Was ist eigentlich mit Anja Mittag los? Erst Edelreservistin, 2011 als Panini-Bild gedruckt und dann doch nicht nominiert, jetzt ist sie plötzlich zurück und bietet gute Gründe für eine Startelfposition. Schweden scheint ihr gut zu tun, irgendwas hat sich verändert, oder das neue Selbstbewusstsein liegt doch an Kassette und Leuchtturm (neues Tatoo....). In der Halbzeit ist für sie aber Schluss, für sie darf zum ersten Mal Melanie Leupolz auflaufen. Die 19-jährige versteckt sich nicht und macht sofort Druck nach vorne. Insgesamt gibt das Spiel eine Ahnung von dem großen Potential des Nachwuchses im Kader.
Dzsenifer Marozsan hält immer noch die Position in der Mitte von der Mitte und Nia Künzer adelt sie in der Halbzeit wieder zum Großtalent.

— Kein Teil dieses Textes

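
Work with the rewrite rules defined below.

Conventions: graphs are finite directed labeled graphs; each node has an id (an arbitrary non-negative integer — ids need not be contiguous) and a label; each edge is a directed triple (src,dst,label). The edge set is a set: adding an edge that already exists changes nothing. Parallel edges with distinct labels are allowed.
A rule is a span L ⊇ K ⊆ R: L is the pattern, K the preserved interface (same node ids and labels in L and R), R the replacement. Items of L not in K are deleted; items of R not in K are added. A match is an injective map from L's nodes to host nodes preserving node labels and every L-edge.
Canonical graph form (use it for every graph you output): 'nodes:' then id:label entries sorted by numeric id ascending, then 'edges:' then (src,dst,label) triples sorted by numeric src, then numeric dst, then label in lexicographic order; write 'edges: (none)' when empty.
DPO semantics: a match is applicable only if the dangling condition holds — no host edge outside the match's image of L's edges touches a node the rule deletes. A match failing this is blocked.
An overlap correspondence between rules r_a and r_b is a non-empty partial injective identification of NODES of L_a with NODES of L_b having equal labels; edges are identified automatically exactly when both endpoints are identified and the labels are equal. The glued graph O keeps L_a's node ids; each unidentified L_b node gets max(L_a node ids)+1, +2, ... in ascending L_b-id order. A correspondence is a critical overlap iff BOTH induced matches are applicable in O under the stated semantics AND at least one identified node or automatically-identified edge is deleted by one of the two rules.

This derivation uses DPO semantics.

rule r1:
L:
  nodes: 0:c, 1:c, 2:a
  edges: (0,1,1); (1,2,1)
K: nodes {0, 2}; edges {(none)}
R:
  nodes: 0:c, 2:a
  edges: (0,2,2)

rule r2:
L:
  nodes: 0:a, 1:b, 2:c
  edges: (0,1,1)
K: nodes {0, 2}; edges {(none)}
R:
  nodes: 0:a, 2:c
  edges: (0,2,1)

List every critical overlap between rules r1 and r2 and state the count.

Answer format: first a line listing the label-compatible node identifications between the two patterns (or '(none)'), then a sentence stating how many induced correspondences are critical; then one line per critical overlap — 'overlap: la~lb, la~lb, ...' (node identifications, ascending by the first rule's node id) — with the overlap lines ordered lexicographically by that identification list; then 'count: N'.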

Schon seit Jahren wird sich viel von ihr versprochen, so richtig eingeschlagen hat sie aber irgendwie noch nicht. Nicht dass sie mal was so richtig verhauen hätte, sie ist auch die erste Wahl für Ecken und Standards und kann (laut Künzer) den entscheidenden Pass spielen. Wo ist aber dieser Pass, heute und in den letzten Spielen? Von ihrer Spielanlage scheint Marozsan den klassischen Spielmacherinnen à la Renate Lingor näher, in das Team von Tina Theune hätte sie gut gepasst. Kann sie auf dieser zentralen Position im Zusammenspiel mit der schnellen da Mbabi erfüllen, was alle sich von ihr versprechen? In der 65. Minute setzt sie prompt einen ganz starken Schuss an den Pfosten. Vielleicht reicht es auch erstmal, dass sie eine ballsichere, torgefährliche und schussstarke Spielerin ist. Die Wunder kann sie sich für Schweden aufheben.
Noch eine Fußnote zum Schluss. Beim Fußball tritt man und wird manchmal auch getreten und wenn es einem genug ist, dann tritt man manchmal zurück. Bernd Schmelzer kennt dergleichen wohl nicht und fühlt sich statt dessen an die schmerzhaften Tritte von gestern Abend zu erinnern. "Das ist Zickenalarm!" analysiert er jaulend. Die einzige Zicke weit und breit scheint er aber wohl selbst zu sein. Stell dich nicht so an, Bernd!
Wensing und Henning in der Innenverteidigung wären für mich die bessere Wahl. Krahn sah in der ersten Halbzeit bei einigen Situationen ziemlich schlecht aus (und das war "nur" Kanada...).